A House committee agreed to strike out from their charter change (Cha-Cha) resolution the proposed amendment that would have allowed foreigners to own land in the Philippines.
On Tuesday, February 2, the House committee on constitutional amendments deleted this provision just before they approved Resolution of Both Houses (RBH) No. 2, which is designed to allow Congress to tinker with the current restrictions on foreign investors by way of legislation.
The committee gave their nod to economic Cha-Cha on the same day the country commemorated the 34th anniversary of the 1987 Constitution’s ratification.
It was panel vice chair and Iloilo 3rd District Representative Lorenz Defensor who moved to drop RBH 2’s original proposal to add the phrase “unless otherwise provided by law” to Section 7, Article XII of the charter.
The provision currently states that “no private lands shall be transferred or conveyed except to individuals, corporations, or associations qualified to acquire or hold lands of public domain.”

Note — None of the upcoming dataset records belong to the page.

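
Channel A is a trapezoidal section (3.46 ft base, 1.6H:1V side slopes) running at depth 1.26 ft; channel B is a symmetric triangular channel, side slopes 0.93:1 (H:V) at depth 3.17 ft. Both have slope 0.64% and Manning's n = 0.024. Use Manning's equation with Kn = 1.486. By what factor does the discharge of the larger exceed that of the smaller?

1.6

Channel A: With bottom width b = 3.46 ft and side slope z = 1.6: A = (b + zy)y = (3.46 + 1.6×1.26)×1.26 = 6.9 ft²; P = b + 2y√(1+z²) = 3.46 + 2×1.26×1.887 = 8.215 ft. Hydraulic radius R = A/P = 6.9/8.215 = 0.8399 ft. Q_A = (1.486/0.024)·6.9·0.8399^(2/3)·√0.0064 = 30.42 ft³/s.
Channel B: For a triangular section with side slope z = 0.93: A = zy² = 0.93×3.17² = 9.345 ft²; P = 2y√(1+z²) = 2×3.17×1.366 = 8.658 ft. Hydraulic radius R = A/P = 9.345/8.658 = 1.079 ft. Q_B = (1.486/0.024)·9.345·1.079^(2/3)·√0.0064 = 48.71 ft³/s.
The larger discharge is 48.71 ft³/s and the smaller is 30.42 ft³/s; the ratio is 1.6.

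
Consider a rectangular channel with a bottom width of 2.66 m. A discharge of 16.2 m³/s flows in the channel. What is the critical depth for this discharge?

For a rectangular channel, critical depth y_c = (q²/g)^(1/3) where q = Q/b = 16.2/2.66 = 6.09 m²/s.
So y_c = (6.09²/9.81)^(1/3) = 1.56 m.

y_c = 1.56 m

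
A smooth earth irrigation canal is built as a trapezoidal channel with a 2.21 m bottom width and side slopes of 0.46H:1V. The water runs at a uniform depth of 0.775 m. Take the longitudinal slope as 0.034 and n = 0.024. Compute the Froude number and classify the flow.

With bottom width b = 2.21 m and side slope z = 0.46: A = (b + zy)y = (2.21 + 0.46×0.775)×0.775 = 1.989 m²; P = b + 2y√(1+z²) = 2.21 + 2×0.775×1.101 = 3.916 m.
Hydraulic radius R = A/P = 1.989/3.916 = 0.5079 m.
V = (1/n) R^(2/3) √S = (1/0.024) × 0.5079^(2/3) × √0.034 = 4.891 m/s. Hydraulic depth D_h = A/T = 1.989/2.923 = 0.6805 m.
Froude number Fr = V/√(g·D_h) = 4.891/√(9.81×0.6805) = 1.89, which is greater than 1, so the flow is supercritical.

supercritical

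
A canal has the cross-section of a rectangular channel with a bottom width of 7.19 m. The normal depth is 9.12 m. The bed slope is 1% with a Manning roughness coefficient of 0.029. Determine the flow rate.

Q = 425 m³/s

Flow area A = b·y = 7.19 × 9.12 = 65.57 m². Wetted perimeter P = b + 2y = 7.19 + 2×9.12 = 25.43 m.
Hydraulic radius R = A/P = 65.57/25.43 = 2.579 m.
Manning's equation: Q = (1/n) A R^(2/3) S^(1/2) = (1/0.029) × 65.57 × 2.579^(2/3) × 0.01^(1/2) = 425 m³/s.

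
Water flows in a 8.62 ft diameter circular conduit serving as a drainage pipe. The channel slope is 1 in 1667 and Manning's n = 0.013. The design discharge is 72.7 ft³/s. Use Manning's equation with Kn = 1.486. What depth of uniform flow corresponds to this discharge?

Manning's equation rearranged: A R^(2/3) = nQ / (1.486·√S) = 0.013 × 72.7 / (1.486 × √0.0005999) = 25.97.
Try y = 2.52 ft: A R^(2/3) = 18.13 — short.
Try y = 3.85 ft: A R^(2/3) = 40.02 — over.
Try y = 3.04 ft: A R^(2/3) = 25.97 — close enough.

y_n = 3.04 ft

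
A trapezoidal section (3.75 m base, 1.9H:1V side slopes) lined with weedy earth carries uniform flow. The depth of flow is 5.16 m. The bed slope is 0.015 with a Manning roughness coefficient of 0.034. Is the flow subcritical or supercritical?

With bottom width b = 3.75 m and side slope z = 1.9: A = (b + zy)y = (3.75 + 1.9×5.16)×5.16 = 69.94 m²; P = b + 2y√(1+z²) = 3.75 + 2×5.16×2.147 = 25.91 m.
Hydraulic radius R = A/P = 69.94/25.91 = 2.7 m.
V = (1/n) R^(2/3) √S = (1/0.034) × 2.7^(2/3) × √0.015 = 6.984 m/s. Hydraulic depth D_h = A/T = 69.94/23.36 = 2.994 m.
Froude number Fr = V/√(g·D_h) = 6.984/√(9.81×2.994) = 1.29, which is greater than 1, so the flow is supercritical.

supercritical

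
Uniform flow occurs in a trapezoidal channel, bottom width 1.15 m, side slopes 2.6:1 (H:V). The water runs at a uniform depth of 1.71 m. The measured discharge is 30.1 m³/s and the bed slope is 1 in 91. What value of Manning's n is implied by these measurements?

n = 0.031

With bottom width b = 1.15 m and side slope z = 2.6: A = (b + zy)y = (1.15 + 2.6×1.71)×1.71 = 9.569 m²; P = b + 2y√(1+z²) = 1.15 + 2×1.71×2.786 = 10.68 m.
Hydraulic radius R = A/P = 9.569/10.68 = 0.8962 m.
Rearranging Manning's equation: n = (1/Q) A R^(2/3) S^(1/2) = (1/30.1) × 9.569 × 0.8962^(2/3) × √0.01099 = 0.031.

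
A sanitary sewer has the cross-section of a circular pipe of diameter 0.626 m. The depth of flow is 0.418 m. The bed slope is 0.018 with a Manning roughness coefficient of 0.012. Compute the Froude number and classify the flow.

supercritical

For a circular section of diameter D = 0.626 m at depth y = 0.418 m, the central angle is θ = 2 arccos(1 − 2y/D) = 3.826 rad. Then A = (D²/8)(θ − sin θ) = 0.2184 m² and P = Dθ/2 = 1.197 m.
Hydraulic radius R = A/P = 0.2184/1.197 = 0.1824 m.
V = (1/n) R^(2/3) √S = (1/0.012) × 0.1824^(2/3) × √0.018 = 3.595 m/s. Hydraulic depth D_h = A/T = 0.2184/0.5897 = 0.3703 m.
Froude number Fr = V/√(g·D_h) = 3.595/√(9.81×0.3703) = 1.89, which is greater than 1, so the flow is supercritical.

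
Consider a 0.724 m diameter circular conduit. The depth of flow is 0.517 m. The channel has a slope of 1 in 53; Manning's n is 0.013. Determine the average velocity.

V = 3.8 m/s

For a circular section of diameter D = 0.724 m at depth y = 0.517 m, the central angle is θ = 2 arccos(1 − 2y/D) = 4.027 rad. Then A = (D²/8)(θ − sin θ) = 0.3145 m² and P = Dθ/2 = 1.458 m.
Hydraulic radius R = A/P = 0.3145/1.458 = 0.2158 m.
From Manning's equation, V = (1/n) R^(2/3) S^(1/2) = (1/0.013) × 0.2158^(2/3) × 0.01887^(1/2) = 3.8 m/s.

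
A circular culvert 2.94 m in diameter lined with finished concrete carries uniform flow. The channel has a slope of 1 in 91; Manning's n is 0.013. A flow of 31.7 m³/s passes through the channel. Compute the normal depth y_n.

y_n = 1.83 m

Manning's equation rearranged: A R^(2/3) = nQ / (1·√S) = 0.013 × 31.7 / (√0.01099) = 3.931.
Try y = 1.33 m: A R^(2/3) = 2.325 — short.
Try y = 2.01 m: A R^(2/3) = 4.486 — over.
Try y = 1.83 m: A R^(2/3) = 3.926 — matches.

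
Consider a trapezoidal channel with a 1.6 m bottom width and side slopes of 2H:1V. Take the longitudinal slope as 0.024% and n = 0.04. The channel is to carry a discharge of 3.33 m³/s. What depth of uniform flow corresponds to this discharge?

y_n = 1.75 m

Manning's equation rearranged: A R^(2/3) = nQ / (1·√S) = 0.04 × 3.33 / (√0.00024) = 8.598.
Try y = 2.04 m: A R^(2/3) = 12.2 — over.
Try y = 1.5 m: A R^(2/3) = 6.096 — short.
Try y = 1.75 m: A R^(2/3) = 8.606 — matches.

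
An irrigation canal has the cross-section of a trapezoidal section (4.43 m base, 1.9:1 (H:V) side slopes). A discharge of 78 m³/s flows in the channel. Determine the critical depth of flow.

At critical depth, Q² T / (g A³) = 1, i.e. A³/T = Q²/g = 78²/9.81 = 620.2.
Try y = 2.93 m: A³/T = 1615 — high.
Try y = 1.83 m: A³/T = 266.1 — low.
Try y = 2.29 m: A³/T = 619.2 — matches.

y_c = 2.29 m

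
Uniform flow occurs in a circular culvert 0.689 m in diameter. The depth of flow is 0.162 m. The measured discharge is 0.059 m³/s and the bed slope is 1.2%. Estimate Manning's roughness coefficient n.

n = 0.026

For a circular section of diameter D = 0.689 m at depth y = 0.162 m, the central angle is θ = 2 arccos(1 − 2y/D) = 2.025 rad. Then A = (D²/8)(θ − sin θ) = 0.06684 m² and P = Dθ/2 = 0.6976 m.
Hydraulic radius R = A/P = 0.06684/0.6976 = 0.09581 m.
Rearranging Manning's equation: n = (1/Q) A R^(2/3) S^(1/2) = (1/0.059) × 0.06684 × 0.09581^(2/3) × √0.012 = 0.026.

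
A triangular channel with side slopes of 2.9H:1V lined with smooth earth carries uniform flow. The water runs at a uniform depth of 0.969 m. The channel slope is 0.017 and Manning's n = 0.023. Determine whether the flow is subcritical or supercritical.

supercritical

For a triangular section with side slope z = 2.9: A = zy² = 2.9×0.969² = 2.723 m²; P = 2y√(1+z²) = 2×0.969×3.068 = 5.945 m.
Hydraulic radius R = A/P = 2.723/5.945 = 0.458 m.
V = (1/n) R^(2/3) √S = (1/0.023) × 0.458^(2/3) × √0.017 = 3.368 m/s. Hydraulic depth D_h = A/T = 2.723/5.62 = 0.4845 m.
Froude number Fr = V/√(g·D_h) = 3.368/√(9.81×0.4845) = 1.55, which is greater than 1, so the flow is supercritical.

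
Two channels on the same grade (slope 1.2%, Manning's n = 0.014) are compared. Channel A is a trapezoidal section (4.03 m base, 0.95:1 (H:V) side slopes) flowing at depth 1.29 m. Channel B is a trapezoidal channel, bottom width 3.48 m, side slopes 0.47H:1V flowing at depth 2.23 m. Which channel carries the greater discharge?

channel B

Channel A: With bottom width b = 4.03 m and side slope z = 0.95: A = (b + zy)y = (4.03 + 0.95×1.29)×1.29 = 6.78 m²; P = b + 2y√(1+z²) = 4.03 + 2×1.29×1.379 = 7.589 m. Hydraulic radius R = A/P = 6.78/7.589 = 0.8934 m. Q_A = (1/0.014)·6.78·0.8934^(2/3)·√0.012 = 49.21 m³/s.
Channel B: With bottom width b = 3.48 m and side slope z = 0.47: A = (b + zy)y = (3.48 + 0.47×2.23)×2.23 = 10.1 m²; P = b + 2y√(1+z²) = 3.48 + 2×2.23×1.105 = 8.408 m. Hydraulic radius R = A/P = 10.1/8.408 = 1.201 m. Q_B = (1/0.014)·10.1·1.201^(2/3)·√0.012 = 89.27 m³/s.
Q_A = 49.21 m³/s vs Q_B = 89.27 m³/s, so channel B carries more.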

Had the committee agreed to pass RBH 2 as is, then adding the phrase “unless otherwise provided by law” would have essentially empowered Congress to pass a bill allowing foreign ownership of land in the Philippines.
Department of Finance Secretary Carlos Dominguez, who generally backs economic Cha-Cha, had previously cautioned lawmakers against opening up land ownership to foreigners.

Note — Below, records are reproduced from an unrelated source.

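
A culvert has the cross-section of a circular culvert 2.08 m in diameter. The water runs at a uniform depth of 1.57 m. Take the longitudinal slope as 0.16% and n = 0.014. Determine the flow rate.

For a circular section of diameter D = 2.08 m at depth y = 1.57 m, the central angle is θ = 2 arccos(1 − 2y/D) = 4.211 rad. Then A = (D²/8)(θ − sin θ) = 2.752 m² and P = Dθ/2 = 4.38 m.
Hydraulic radius R = A/P = 2.752/4.38 = 0.6283 m.
Manning's equation: Q = (1/n) A R^(2/3) S^(1/2) = (1/0.014) × 2.752 × 0.6283^(2/3) × 0.0016^(1/2) = 5.77 m³/s.

Q = 5.77 m³/s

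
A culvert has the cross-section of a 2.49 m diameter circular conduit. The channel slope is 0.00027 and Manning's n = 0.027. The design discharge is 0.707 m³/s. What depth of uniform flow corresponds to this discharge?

Manning's equation rearranged: A R^(2/3) = nQ / (1·√S) = 0.027 × 0.707 / (√0.00027) = 1.162.
At y = 0.681 m: A R^(2/3) = 0.5805 — low.
At y = 0.98 m: A R^(2/3) = 1.161 — matches.

y_n = 0.98 m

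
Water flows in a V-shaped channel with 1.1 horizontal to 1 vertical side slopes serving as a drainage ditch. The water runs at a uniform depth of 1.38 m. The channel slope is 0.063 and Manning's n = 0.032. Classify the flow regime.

supercritical

For a triangular section with side slope z = 1.1: A = zy² = 1.1×1.38² = 2.095 m²; P = 2y√(1+z²) = 2×1.38×1.487 = 4.103 m.
Hydraulic radius R = A/P = 2.095/4.103 = 0.5106 m.
V = (1/n) R^(2/3) √S = (1/0.032) × 0.5106^(2/3) × √0.063 = 5.011 m/s. Hydraulic depth D_h = A/T = 2.095/3.036 = 0.69 m.
Froude number Fr = V/√(g·D_h) = 5.011/√(9.81×0.69) = 1.93, which is greater than 1, so the flow is supercritical.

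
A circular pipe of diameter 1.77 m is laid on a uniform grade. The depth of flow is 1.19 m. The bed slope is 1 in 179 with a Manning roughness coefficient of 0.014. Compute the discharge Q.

Q = 6.05 m³/s

For a circular section of diameter D = 1.77 m at depth y = 1.19 m, the central angle is θ = 2 arccos(1 − 2y/D) = 3.845 rad. Then A = (D²/8)(θ − sin θ) = 1.759 m² and P = Dθ/2 = 3.403 m.
Hydraulic radius R = A/P = 1.759/3.403 = 0.517 m.
Manning's equation: Q = (1/n) A R^(2/3) S^(1/2) = (1/0.014) × 1.759 × 0.517^(2/3) × 0.005587^(1/2) = 6.05 m³/s.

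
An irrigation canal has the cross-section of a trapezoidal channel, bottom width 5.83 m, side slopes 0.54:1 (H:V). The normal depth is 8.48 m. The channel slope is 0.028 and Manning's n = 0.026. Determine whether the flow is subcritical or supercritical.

With bottom width b = 5.83 m and side slope z = 0.54: A = (b + zy)y = (5.83 + 0.54×8.48)×8.48 = 88.27 m²; P = b + 2y√(1+z²) = 5.83 + 2×8.48×1.136 = 25.1 m.
Hydraulic radius R = A/P = 88.27/25.1 = 3.516 m.
V = (1/n) R^(2/3) √S = (1/0.026) × 3.516^(2/3) × √0.028 = 14.88 m/s. Hydraulic depth D_h = A/T = 88.27/14.99 = 5.889 m.
Froude number Fr = V/√(g·D_h) = 14.88/√(9.81×5.889) = 1.96, which is greater than 1, so the flow is supercritical.

supercritical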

He said land ownership is an “emotional” issue in the Philippines, whose colonial history saw foreigners like the Spaniards dispossessing land from Filipinos.
Instead, Dominguez recommended allowing foreigners to just lease land in the long term, which is one of the economic amendments currently being proposed under RBH 2.

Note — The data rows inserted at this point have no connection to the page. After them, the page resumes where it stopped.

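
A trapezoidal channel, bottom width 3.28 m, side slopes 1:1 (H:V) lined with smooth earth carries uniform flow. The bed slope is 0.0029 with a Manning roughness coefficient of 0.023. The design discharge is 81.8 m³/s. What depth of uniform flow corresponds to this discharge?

Manning's equation rearranged: A R^(2/3) = nQ / (1·√S) = 0.023 × 81.8 / (√0.0029) = 34.94.
At y = 3.83 m: A R^(2/3) = 42.21 — high.
At y = 2.41 m: A R^(2/3) = 16.82 — low.
At y = 3.49 m: A R^(2/3) = 34.92 — close enough.

y_n = 3.49 m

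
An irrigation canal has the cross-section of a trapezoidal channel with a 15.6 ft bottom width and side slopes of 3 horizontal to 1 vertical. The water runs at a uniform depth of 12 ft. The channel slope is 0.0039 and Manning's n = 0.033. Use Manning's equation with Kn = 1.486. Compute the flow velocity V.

With bottom width b = 15.6 ft and side slope z = 3: A = (b + zy)y = (15.6 + 3×12)×12 = 619.2 ft²; P = b + 2y√(1+z²) = 15.6 + 2×12×3.162 = 91.49 ft.
Hydraulic radius R = A/P = 619.2/91.49 = 6.768 ft.
From Manning's equation, V = (1.486/n) R^(2/3) S^(1/2) = (1.486/0.033) × 6.768^(2/3) × 0.0039^(1/2) = 10.1 ft/s.

V = 10.1 ft/s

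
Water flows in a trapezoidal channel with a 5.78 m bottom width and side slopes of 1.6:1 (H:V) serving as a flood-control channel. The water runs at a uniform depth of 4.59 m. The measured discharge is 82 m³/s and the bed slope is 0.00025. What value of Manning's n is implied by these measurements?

With bottom width b = 5.78 m and side slope z = 1.6: A = (b + zy)y = (5.78 + 1.6×4.59)×4.59 = 60.24 m²; P = b + 2y√(1+z²) = 5.78 + 2×4.59×1.887 = 23.1 m.
Hydraulic radius R = A/P = 60.24/23.1 = 2.608 m.
Rearranging Manning's equation: n = (1/Q) A R^(2/3) S^(1/2) = (1/82) × 60.24 × 2.608^(2/3) × √0.00025 = 0.022.

n = 0.022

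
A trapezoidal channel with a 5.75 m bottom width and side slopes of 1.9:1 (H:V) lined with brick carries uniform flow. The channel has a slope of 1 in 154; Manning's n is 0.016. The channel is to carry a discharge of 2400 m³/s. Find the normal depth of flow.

y_n = 8.32 m

Manning's equation rearranged: A R^(2/3) = nQ / (1·√S) = 0.016 × 2400 / (√0.006494) = 476.5.
At y = 9.41 m: A R^(2/3) = 634.2 — high.
At y = 8.32 m: A R^(2/3) = 476.1 — ≈ 476.5.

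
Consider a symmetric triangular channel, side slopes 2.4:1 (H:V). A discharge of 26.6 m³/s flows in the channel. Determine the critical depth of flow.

y_c = 1.9 m

At critical depth, Q² T / (g A³) = 1, i.e. A³/T = Q²/g = 26.6²/9.81 = 72.13.
Try y = 1.63 m: A³/T = 33.14 — low.
Try y = 2.21 m: A³/T = 151.8 — high.
Try y = 1.9 m: A³/T = 71.31 — ≈ 72.13.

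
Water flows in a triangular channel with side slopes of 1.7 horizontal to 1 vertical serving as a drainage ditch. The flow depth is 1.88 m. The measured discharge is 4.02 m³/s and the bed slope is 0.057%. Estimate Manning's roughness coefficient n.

For a triangular section with side slope z = 1.7: A = zy² = 1.7×1.88² = 6.008 m²; P = 2y√(1+z²) = 2×1.88×1.972 = 7.416 m.
Hydraulic radius R = A/P = 6.008/7.416 = 0.8102 m.
Rearranging Manning's equation: n = (1/Q) A R^(2/3) S^(1/2) = (1/4.02) × 6.008 × 0.8102^(2/3) × √0.00057 = 0.031.

n = 0.031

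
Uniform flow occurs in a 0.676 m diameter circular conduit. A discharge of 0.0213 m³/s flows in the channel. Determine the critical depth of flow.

At critical depth, Q² T / (g A³) = 1, i.e. A³/T = Q²/g = 0.0213²/9.81 = 0.00004625.
Try y = 0.102 m: A³/T = 0.00008157 — high.
Try y = 0.0883 m: A³/T = 0.00004619 — close enough.

y_c = 0.0883 m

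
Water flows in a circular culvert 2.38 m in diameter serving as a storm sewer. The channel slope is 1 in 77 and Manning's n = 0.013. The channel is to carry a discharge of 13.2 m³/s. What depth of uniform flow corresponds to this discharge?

y_n = 1.16 m

Manning's equation rearranged: A R^(2/3) = nQ / (1·√S) = 0.013 × 13.2 / (√0.01299) = 1.506.
Try y = 1.39 m: A R^(2/3) = 2.028 — high.
Try y = 0.988 m: A R^(2/3) = 1.135 — low.
Try y = 1.16 m: A R^(2/3) = 1.506 — matches.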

“We can open it (economy) as wide as we can, with the exception of land ownership…. Land is a very emotional issue for Filipinos. However, there are ways to get around land ownership,” said Dominguez during the House hearing last January 26.
Speaker Lord Allan Velasco, main author of RBH 2, and other lawmakers have defended their revived Cha-Cha efforts by saying allowing more foreign investors would help the economy recover from the coronavirus pandemic.
But their counterparts in the Senate are mostly not convinced, with senators questioning the propriety of pursuing Cha-Cha right in the middle of the COVID-19 crisis and this close to the 2022 presidential elections.